We call upon State/Country Governments and Federal Agencies:

  • To fully honor, implement, and uphold the Treaties, Agreements, and Constructive Arrangements which were freely concluded with Indigenous Peoples and First Nations, in accordance with their original spirit and intent as understood by the respective Indigenous Peoples.
  • To fully implement, honor, and respect the rights to land, natural resources, and Self- determination, which includes the right to freely pursue their economic, social, and cultural development, for Indigenous Peoples in their traditional home lands.
  • To immediately initiate effective consultations with impacted indigenous peoples who are divided by borders for the development of respectful guidelines relating to border crossings by those indigenous peoples which ensure the recognition of each indigenous nation as culturally distinct and politically unique autonomous peoples and uphold their rights to move freely and maintain relationships within their homelands.
  • To respect and facilitate the use of Indigenous Nations/tribal passports, identifications, and immigration documents for travel across imposed borders, specifically tribes along settler borders between Mexico, the United States, and Canada.
  • To end to the militarization of the U.S./Mexico border along all Tribal and Indian Nation lands, and an end to military and law-enforcement activity and occupation in Indigenous Peoples’ lands everywhere, without their free, prior informed consent.
  • To end forced assimilation perpetuated by immigration policies which categorize of Indigenous Peoples as “white” or “Hispanic/Latino” while they are in the process immigrating, acquiring residency and/or naturalization in the United States or other countries.
  • To end the production and export of pesticides which have been banned for use in the United States and other countries, and to accept full legal accountability for the health and environmental impacts of such chemicals that have contaminated Indigenous peoples, their health, lands, waters, traditional subsistence, food systems, and sacred sites.
  • To end to the continual violation of the Native American Freedom of Religion Act and the destruction, desecration, and denial of access for Indigenous Peoples to their sacred sites and cultural objects along the border areas, and to enforce all cultural, religious freedom, and environmental protection laws and polices for federal agencies operating in these regions.

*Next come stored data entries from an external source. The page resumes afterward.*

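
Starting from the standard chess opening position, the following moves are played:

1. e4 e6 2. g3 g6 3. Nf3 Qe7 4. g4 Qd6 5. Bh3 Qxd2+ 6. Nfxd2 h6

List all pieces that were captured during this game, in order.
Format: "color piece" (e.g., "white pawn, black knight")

Tracking captures:
  Qxd2+: captured white pawn
  Nfxd2: captured black queen

white pawn, black queen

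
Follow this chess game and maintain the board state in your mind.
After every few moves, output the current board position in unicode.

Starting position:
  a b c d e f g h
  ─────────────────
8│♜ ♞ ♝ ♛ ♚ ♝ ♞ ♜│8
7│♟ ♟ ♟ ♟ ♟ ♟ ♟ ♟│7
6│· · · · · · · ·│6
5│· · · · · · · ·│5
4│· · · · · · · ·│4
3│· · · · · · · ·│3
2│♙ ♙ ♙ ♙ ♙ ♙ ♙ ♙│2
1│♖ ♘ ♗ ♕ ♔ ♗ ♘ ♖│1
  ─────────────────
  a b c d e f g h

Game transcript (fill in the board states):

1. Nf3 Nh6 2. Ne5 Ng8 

  a b c d e f g h
  ─────────────────
8│♜ ♞ ♝ ♛ ♚ ♝ ♞ ♜│8
7│♟ ♟ ♟ ♟ ♟ ♟ ♟ ♟│7
6│· · · · · · · ·│6
5│· · · · ♘ · · ·│5
4│· · · · · · · ·│4
3│· · · · · · · ·│3
2│♙ ♙ ♙ ♙ ♙ ♙ ♙ ♙│2
1│♖ ♘ ♗ ♕ ♔ ♗ · ♖│1
  ─────────────────
  a b c d e f g h

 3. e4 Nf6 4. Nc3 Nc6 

  a b c d e f g h
  ─────────────────
8│♜ · ♝ ♛ ♚ ♝ · ♜│8
7│♟ ♟ ♟ ♟ ♟ ♟ ♟ ♟│7
6│· · ♞ · · ♞ · ·│6
5│· · · · ♘ · · ·│5
4│· · · · ♙ · · ·│4
3│· · ♘ · · · · ·│3
2│♙ ♙ ♙ ♙ · ♙ ♙ ♙│2
1│♖ · ♗ ♕ ♔ ♗ · ♖│1
  ─────────────────
  a b c d e f g h

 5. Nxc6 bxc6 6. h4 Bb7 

  a b c d e f g h
  ─────────────────
8│♜ · · ♛ ♚ ♝ · ♜│8
7│♟ ♝ ♟ ♟ ♟ ♟ ♟ ♟│7
6│· · ♟ · · ♞ · ·│6
5│· · · · · · · ·│5
4│· · · · ♙ · · ♙│4
3│· · ♘ · · · · ·│3
2│♙ ♙ ♙ ♙ · ♙ ♙ ·│2
1│♖ · ♗ ♕ ♔ ♗ · ♖│1
  ─────────────────
  a b c d e f g h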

  • To provide protection for and end the intimidation of Indigenous and other peoples providing humanitarian aid along and within tribal lands to Indigenous and other displaced migrant peoples crossing the borders and to call for an immediate end to the criminalization of such expressions of basic human caring and assistance.
  • To end to the ongoing environmental contamination, ecosystem destruction, and waste dumping on Indigenous and tribal lands along the border by the military, border patrols, and private contractors doing business with federal agencies.

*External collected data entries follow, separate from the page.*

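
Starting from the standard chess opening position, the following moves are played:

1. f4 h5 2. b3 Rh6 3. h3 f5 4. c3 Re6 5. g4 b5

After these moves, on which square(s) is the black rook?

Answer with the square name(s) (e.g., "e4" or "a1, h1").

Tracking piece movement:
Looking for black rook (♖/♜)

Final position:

  a b c d e f g h
  ─────────────────
8│♜ ♞ ♝ ♛ ♚ ♝ ♞ ·│8
7│♟ · ♟ ♟ ♟ · ♟ ·│7
6│· · · · ♜ · · ·│6
5│· ♟ · · · ♟ · ♟│5
4│· · · · · ♙ ♙ ·│4
3│· ♙ ♙ · · · · ♙│3
2│♙ · · ♙ ♙ · · ·│2
1│♖ ♘ ♗ ♕ ♔ ♗ ♘ ♖│1
  ─────────────────
  a b c d e f g h


a8, e6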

  • To ensure that the U.S. Border Patrol and other federal agencies operating on or near Indigenous Peoples’ lands are held fully and legally accountable for restoration, reparations, and/or remediation of any damages or harm they have caused to peoples, ecosystems, and places, in full consultation with the affected persons and Peoples.

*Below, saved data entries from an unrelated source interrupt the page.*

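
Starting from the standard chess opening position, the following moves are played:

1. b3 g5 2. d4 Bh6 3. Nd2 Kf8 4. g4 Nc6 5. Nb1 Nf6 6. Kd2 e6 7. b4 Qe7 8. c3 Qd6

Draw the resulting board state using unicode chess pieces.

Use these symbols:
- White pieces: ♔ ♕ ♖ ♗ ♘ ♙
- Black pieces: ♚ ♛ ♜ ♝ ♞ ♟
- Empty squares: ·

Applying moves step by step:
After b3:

♜ ♞ ♝ ♛ ♚ ♝ ♞ ♜
♟ ♟ ♟ ♟ ♟ ♟ ♟ ♟
· · · · · · · ·
· · · · · · · ·
· · · · · · · ·
· ♙ · · · · · ·
♙ · ♙ ♙ ♙ ♙ ♙ ♙
♖ ♘ ♗ ♕ ♔ ♗ ♘ ♖


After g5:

♜ ♞ ♝ ♛ ♚ ♝ ♞ ♜
♟ ♟ ♟ ♟ ♟ ♟ · ♟
· · · · · · · ·
· · · · · · ♟ ·
· · · · · · · ·
· ♙ · · · · · ·
♙ · ♙ ♙ ♙ ♙ ♙ ♙
♖ ♘ ♗ ♕ ♔ ♗ ♘ ♖


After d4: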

  • To reinstate the Sovereign rights of Indigenous Peoples whose rights and status have been terminated through colonialist rule of law and daily practices of forced assimilation in all countries.
  • To ensure respect for Indigenous Peoples’ land and resource rights in their own homelands in all countries as the most effective way to address immigration issues and Indigenous Peoples’ human rights concerns overall.
  • To implement humane immigration policies that fully respect the inherent human rights of all Peoples and persons and fully comply with States’ obligations under International Human Rights Law.

It is with great pleasure that the Border Ambassadors partner with members of the Lipan Apache Band of Texas. We also hope that our invitations to Wallace Coffey of the Comanche Nation, and Billy Evans Horse of the Kiowa Tribe will be appreciated, and that they and they will unite with us in solidarity against the border wall this March 8-16 with the No Border Wall Walk.